Again, Laurie compared the photograph to the factories on the other side of the fence. A series of smokestacks midway through the rank of stacks matched up to the ones in the photo.

Bingo.

The fence was locked, the gates wrapped up in a tight ball of industrial chain and several padlocks. But age or vandals—or a combination of the two—had seen fit to smash a ragged hole in the meshwork a few yards from the entry point. The opening didn’t look large enough to accommodate the Volvo—not without submitting the vehicle to potential damage, anyway—but she could certainly pass through it on foot. Yet the thought of doing so frightened her. The parking lot itself looked at least a quarter of a mile long, and while there were industrial-sized vapor lamps at intervals throughout the parking lot, none of the lamps were working. It was as dark as infinite space. And once she reached the factories themselves . . . what hideousness might be lying in wait for her there? After all, it had been Sadie—Abigail—who had led her out here. Was she willing to trust the child?

The Vengeance, she thought. The Hateful Beast.

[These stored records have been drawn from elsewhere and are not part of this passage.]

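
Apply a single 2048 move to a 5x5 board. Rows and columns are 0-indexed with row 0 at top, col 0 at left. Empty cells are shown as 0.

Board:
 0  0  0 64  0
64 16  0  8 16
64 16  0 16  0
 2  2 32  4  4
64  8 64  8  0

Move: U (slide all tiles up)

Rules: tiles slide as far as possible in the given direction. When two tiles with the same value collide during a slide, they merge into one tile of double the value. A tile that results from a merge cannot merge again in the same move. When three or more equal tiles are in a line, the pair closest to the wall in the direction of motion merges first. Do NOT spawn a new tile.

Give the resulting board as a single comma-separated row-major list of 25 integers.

Slide up:
col 0: [0, 64, 64, 2, 64] -> [128, 2, 64, 0, 0]
col 1: [0, 16, 16, 2, 8] -> [32, 2, 8, 0, 0]
col 2: [0, 0, 0, 32, 64] -> [32, 64, 0, 0, 0]
col 3: [64, 8, 16, 4, 8] -> [64, 8, 16, 4, 8]
col 4: [0, 16, 0, 4, 0] -> [16, 4, 0, 0, 0]

Answer: 128, 32, 32, 64, 16, 2, 2, 64, 8, 4, 64, 8, 0, 16, 0, 0, 0, 0, 4, 0, 0, 0, 0, 8, 0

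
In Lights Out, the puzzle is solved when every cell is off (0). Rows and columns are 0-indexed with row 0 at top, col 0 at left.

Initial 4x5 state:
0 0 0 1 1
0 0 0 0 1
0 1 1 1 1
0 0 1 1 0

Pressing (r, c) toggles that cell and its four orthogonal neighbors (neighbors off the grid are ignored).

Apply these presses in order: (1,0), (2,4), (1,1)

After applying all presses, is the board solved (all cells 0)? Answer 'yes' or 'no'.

Answer: no

Derivation:
After press 1 at (1,0):
1 0 0 1 1
1 1 0 0 1
1 1 1 1 1
0 0 1 1 0

After press 2 at (2,4):
1 0 0 1 1
1 1 0 0 0
1 1 1 0 0
0 0 1 1 1

After press 3 at (1,1):
1 1 0 1 1
0 0 1 0 0
1 0 1 0 0
0 0 1 1 1

Lights still on: 10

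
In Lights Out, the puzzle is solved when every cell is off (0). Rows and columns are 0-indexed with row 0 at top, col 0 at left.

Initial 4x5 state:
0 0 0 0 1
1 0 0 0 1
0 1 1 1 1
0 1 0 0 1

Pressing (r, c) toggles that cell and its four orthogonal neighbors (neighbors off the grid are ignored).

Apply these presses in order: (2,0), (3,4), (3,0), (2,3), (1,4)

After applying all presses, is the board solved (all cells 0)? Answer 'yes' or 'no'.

Answer: yes

Derivation:
After press 1 at (2,0):
0 0 0 0 1
0 0 0 0 1
1 0 1 1 1
1 1 0 0 1

After press 2 at (3,4):
0 0 0 0 1
0 0 0 0 1
1 0 1 1 0
1 1 0 1 0

After press 3 at (3,0):
0 0 0 0 1
0 0 0 0 1
0 0 1 1 0
0 0 0 1 0

After press 4 at (2,3):
0 0 0 0 1
0 0 0 1 1
0 0 0 0 1
0 0 0 0 0

After press 5 at (1,4):
0 0 0 0 0
0 0 0 0 0
0 0 0 0 0
0 0 0 0 0

Lights still on: 0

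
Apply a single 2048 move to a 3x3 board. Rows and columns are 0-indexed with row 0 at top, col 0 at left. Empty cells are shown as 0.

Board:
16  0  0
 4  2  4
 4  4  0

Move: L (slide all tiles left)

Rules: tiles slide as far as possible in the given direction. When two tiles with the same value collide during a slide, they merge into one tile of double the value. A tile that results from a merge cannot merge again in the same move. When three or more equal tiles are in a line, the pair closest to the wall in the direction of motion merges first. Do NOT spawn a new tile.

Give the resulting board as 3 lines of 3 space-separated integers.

Answer: 16  0  0
 4  2  4
 8  0  0

Derivation:
Slide left:
row 0: [16, 0, 0] -> [16, 0, 0]
row 1: [4, 2, 4] -> [4, 2, 4]
row 2: [4, 4, 0] -> [8, 0, 0]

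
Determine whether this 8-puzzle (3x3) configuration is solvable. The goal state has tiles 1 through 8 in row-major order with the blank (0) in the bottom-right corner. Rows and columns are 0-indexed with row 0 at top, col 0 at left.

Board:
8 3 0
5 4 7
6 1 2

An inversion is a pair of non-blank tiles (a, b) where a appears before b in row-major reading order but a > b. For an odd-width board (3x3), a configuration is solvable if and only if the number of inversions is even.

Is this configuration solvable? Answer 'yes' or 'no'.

Answer: no

Derivation:
Inversions (pairs i<j in row-major order where tile[i] > tile[j] > 0): 19
19 is odd, so the puzzle is not solvable.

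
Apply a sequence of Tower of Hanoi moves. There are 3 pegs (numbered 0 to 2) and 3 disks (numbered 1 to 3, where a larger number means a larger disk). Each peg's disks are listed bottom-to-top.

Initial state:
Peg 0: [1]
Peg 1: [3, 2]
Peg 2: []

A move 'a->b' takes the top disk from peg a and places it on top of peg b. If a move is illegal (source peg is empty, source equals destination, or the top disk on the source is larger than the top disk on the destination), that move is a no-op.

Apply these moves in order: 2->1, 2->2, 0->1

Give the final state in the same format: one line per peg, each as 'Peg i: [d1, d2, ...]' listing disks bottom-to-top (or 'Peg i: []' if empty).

After move 1 (2->1):
Peg 0: [1]
Peg 1: [3, 2]
Peg 2: []

After move 2 (2->2):
Peg 0: [1]
Peg 1: [3, 2]
Peg 2: []

After move 3 (0->1):
Peg 0: []
Peg 1: [3, 2, 1]
Peg 2: []

Answer: Peg 0: []
Peg 1: [3, 2, 1]
Peg 2: []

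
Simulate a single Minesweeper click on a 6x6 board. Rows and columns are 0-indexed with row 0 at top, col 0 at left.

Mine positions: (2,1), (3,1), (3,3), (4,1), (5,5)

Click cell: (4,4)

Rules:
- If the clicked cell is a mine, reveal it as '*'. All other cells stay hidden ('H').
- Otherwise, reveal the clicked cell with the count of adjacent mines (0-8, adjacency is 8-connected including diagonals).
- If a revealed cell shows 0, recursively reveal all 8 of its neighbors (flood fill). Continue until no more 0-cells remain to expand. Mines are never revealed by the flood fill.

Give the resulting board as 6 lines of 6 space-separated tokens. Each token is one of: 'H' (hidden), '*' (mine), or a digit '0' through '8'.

H H H H H H
H H H H H H
H H H H H H
H H H H H H
H H H H 2 H
H H H H H H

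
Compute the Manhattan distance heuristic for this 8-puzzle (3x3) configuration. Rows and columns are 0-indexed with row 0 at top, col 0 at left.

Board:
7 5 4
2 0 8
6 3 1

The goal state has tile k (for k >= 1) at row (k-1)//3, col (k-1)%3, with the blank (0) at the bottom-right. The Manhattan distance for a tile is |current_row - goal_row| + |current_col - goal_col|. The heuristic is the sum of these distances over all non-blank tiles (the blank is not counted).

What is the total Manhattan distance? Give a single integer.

Tile 7: (0,0)->(2,0) = 2
Tile 5: (0,1)->(1,1) = 1
Tile 4: (0,2)->(1,0) = 3
Tile 2: (1,0)->(0,1) = 2
Tile 8: (1,2)->(2,1) = 2
Tile 6: (2,0)->(1,2) = 3
Tile 3: (2,1)->(0,2) = 3
Tile 1: (2,2)->(0,0) = 4
Sum: 2 + 1 + 3 + 2 + 2 + 3 + 3 + 4 = 20

Answer: 20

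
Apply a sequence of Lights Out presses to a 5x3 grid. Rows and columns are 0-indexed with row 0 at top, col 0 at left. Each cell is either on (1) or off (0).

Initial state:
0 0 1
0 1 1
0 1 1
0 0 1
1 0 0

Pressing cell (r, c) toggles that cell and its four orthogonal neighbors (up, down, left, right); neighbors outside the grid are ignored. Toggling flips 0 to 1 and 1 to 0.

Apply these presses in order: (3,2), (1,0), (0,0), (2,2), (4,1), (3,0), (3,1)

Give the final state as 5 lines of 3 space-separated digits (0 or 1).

Answer: 0 1 1
0 0 0
0 1 1
0 0 0
1 0 0

Derivation:
After press 1 at (3,2):
0 0 1
0 1 1
0 1 0
0 1 0
1 0 1

After press 2 at (1,0):
1 0 1
1 0 1
1 1 0
0 1 0
1 0 1

After press 3 at (0,0):
0 1 1
0 0 1
1 1 0
0 1 0
1 0 1

After press 4 at (2,2):
0 1 1
0 0 0
1 0 1
0 1 1
1 0 1

After press 5 at (4,1):
0 1 1
0 0 0
1 0 1
0 0 1
0 1 0

After press 6 at (3,0):
0 1 1
0 0 0
0 0 1
1 1 1
1 1 0

After press 7 at (3,1):
0 1 1
0 0 0
0 1 1
0 0 0
1 0 0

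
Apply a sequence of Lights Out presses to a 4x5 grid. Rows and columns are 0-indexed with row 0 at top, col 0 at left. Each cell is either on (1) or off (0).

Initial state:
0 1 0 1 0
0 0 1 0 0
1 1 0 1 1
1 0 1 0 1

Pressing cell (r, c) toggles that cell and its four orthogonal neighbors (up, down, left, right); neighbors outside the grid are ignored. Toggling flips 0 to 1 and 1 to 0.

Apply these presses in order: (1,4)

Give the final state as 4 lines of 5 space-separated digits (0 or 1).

Answer: 0 1 0 1 1
0 0 1 1 1
1 1 0 1 0
1 0 1 0 1

Derivation:
After press 1 at (1,4):
0 1 0 1 1
0 0 1 1 1
1 1 0 1 0
1 0 1 0 1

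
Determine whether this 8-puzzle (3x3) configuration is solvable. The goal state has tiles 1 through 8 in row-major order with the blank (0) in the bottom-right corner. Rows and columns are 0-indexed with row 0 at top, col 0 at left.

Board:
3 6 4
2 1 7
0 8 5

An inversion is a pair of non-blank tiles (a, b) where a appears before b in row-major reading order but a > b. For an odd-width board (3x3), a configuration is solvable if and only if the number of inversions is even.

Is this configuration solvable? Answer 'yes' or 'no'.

Answer: no

Derivation:
Inversions (pairs i<j in row-major order where tile[i] > tile[j] > 0): 11
11 is odd, so the puzzle is not solvable.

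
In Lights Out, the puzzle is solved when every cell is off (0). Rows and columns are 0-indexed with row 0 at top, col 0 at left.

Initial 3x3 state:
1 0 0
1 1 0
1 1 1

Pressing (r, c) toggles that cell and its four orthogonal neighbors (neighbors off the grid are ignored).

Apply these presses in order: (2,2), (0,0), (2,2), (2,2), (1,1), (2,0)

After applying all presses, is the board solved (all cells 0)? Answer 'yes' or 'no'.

After press 1 at (2,2):
1 0 0
1 1 1
1 0 0

After press 2 at (0,0):
0 1 0
0 1 1
1 0 0

After press 3 at (2,2):
0 1 0
0 1 0
1 1 1

After press 4 at (2,2):
0 1 0
0 1 1
1 0 0

After press 5 at (1,1):
0 0 0
1 0 0
1 1 0

After press 6 at (2,0):
0 0 0
0 0 0
0 0 0

Lights still on: 0

Answer: yes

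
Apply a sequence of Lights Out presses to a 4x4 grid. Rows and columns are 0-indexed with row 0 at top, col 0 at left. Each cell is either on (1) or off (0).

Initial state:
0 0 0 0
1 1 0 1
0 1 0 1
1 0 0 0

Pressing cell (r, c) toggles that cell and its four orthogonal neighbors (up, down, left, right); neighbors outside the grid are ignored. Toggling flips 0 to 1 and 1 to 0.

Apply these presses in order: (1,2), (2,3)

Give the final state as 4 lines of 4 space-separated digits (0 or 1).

After press 1 at (1,2):
0 0 1 0
1 0 1 0
0 1 1 1
1 0 0 0

After press 2 at (2,3):
0 0 1 0
1 0 1 1
0 1 0 0
1 0 0 1

Answer: 0 0 1 0
1 0 1 1
0 1 0 0
1 0 0 1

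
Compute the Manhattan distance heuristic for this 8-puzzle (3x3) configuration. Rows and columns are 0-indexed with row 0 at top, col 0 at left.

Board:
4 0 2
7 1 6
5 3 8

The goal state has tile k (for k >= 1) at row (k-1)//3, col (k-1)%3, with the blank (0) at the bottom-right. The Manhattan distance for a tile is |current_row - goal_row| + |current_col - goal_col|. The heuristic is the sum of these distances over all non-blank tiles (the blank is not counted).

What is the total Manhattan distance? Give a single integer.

Tile 4: at (0,0), goal (1,0), distance |0-1|+|0-0| = 1
Tile 2: at (0,2), goal (0,1), distance |0-0|+|2-1| = 1
Tile 7: at (1,0), goal (2,0), distance |1-2|+|0-0| = 1
Tile 1: at (1,1), goal (0,0), distance |1-0|+|1-0| = 2
Tile 6: at (1,2), goal (1,2), distance |1-1|+|2-2| = 0
Tile 5: at (2,0), goal (1,1), distance |2-1|+|0-1| = 2
Tile 3: at (2,1), goal (0,2), distance |2-0|+|1-2| = 3
Tile 8: at (2,2), goal (2,1), distance |2-2|+|2-1| = 1
Sum: 1 + 1 + 1 + 2 + 0 + 2 + 3 + 1 = 11

Answer: 11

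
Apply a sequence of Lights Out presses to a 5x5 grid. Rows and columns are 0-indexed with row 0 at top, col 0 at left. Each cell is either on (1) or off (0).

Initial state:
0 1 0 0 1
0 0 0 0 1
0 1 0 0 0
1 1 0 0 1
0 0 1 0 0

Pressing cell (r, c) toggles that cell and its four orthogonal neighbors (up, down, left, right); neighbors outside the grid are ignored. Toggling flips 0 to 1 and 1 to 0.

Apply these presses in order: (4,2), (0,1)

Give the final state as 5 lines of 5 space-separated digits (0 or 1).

After press 1 at (4,2):
0 1 0 0 1
0 0 0 0 1
0 1 0 0 0
1 1 1 0 1
0 1 0 1 0

After press 2 at (0,1):
1 0 1 0 1
0 1 0 0 1
0 1 0 0 0
1 1 1 0 1
0 1 0 1 0

Answer: 1 0 1 0 1
0 1 0 0 1
0 1 0 0 0
1 1 1 0 1
0 1 0 1 0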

Still, she believed she had found that key at the bottom of the well for a reason. The fact that the number carved onto it matched the garage number in her father’s photograph—a photograph her father had deliberately hidden in the sleeve of a record album—couldn’t just be coincidence.

Laurie got out of the car. The air was acrid with pollutants from the steamships and the factories. Beneath her feet the ground seemed to rumble with the pulse of invisible machinery. Her ears picked up a motorized whine emanating from someplace nearby; her mind flashed images of great earth-moving cogs and wheels, of a system of pulleys and ropes just below the surface of the earth, keeping nature in harmony with itself. One careless move on her part could upset the whole balance of the universe. As it was, she felt as though she had inadvertently stepped through a tear in the fabric of space and time—that she was both simultaneously in the past and the future, watching herself from various different angles all at once.